Speaking at the DC Emergency Operations Center, Biden criticized Republican lawmakers who deny climate change, labeling such denial as “outrageous” and “really stupid.” He emphasized the human and financial toll of climate change, noting that weather-related damage cost the economy $90 billion last year.
“More people die from extreme heat than floods, hurricanes and tornadoes combined,” Biden said. “These climate fueled extreme weather events don’t just affect people’s lives. They also cost money. They hurt the economy, and they have a significant negative psychological effect on people,” Biden said.
This proposed rule is part of a broader five-step plan by Biden’s administration to combat extreme weather, coinciding with Hurricane Beryl’s impact in the Caribbean. Other measures include a new FEMA rule to assess flood risks for federal projects, $1 billion in FEMA grants for disaster-affected communities, a new EPA report on climate change impacts, and a planned “White House Summit on Extreme Heat.”

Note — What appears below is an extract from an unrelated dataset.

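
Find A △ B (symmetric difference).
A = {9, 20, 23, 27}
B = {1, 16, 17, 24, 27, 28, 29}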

Despite growing awareness of heat risks, protections for workers exposed to heat over 80°F (27°C) have lagged. The rule aims to cut worker-related deaths and illnesses from heat exposure by requiring employers to identify heat hazards, create heat illness emergency response plans, and provide training. Employers must also establish rest breaks, supply shade and water, and facilitate heat acclimatization for new workers. Penalties for heat-related workplace violations would increase.
An estimated 2,300 people died from heat-related illness in the US in 2023, and from 1992 to 2022, heat exposure claimed the lives of 986 workers across various industries, with construction accounting for 34% of these deaths.
Currently, only California, Colorado, Oregon, Minnesota, and Washington have workplace heat exposure standards. Recent legislation in Florida and Texas, led by Republican governors, has blocked local heat protections for outdoor workers. If finalized, the Biden administration’s rule would set a federal standard, requiring states to implement equally or more stringent measures.
The announcement coincides with the EPA’s release of a new report on US climate change indicators, which updates data from 2012 and includes new metrics on heat-related workplace deaths and marine heat waves.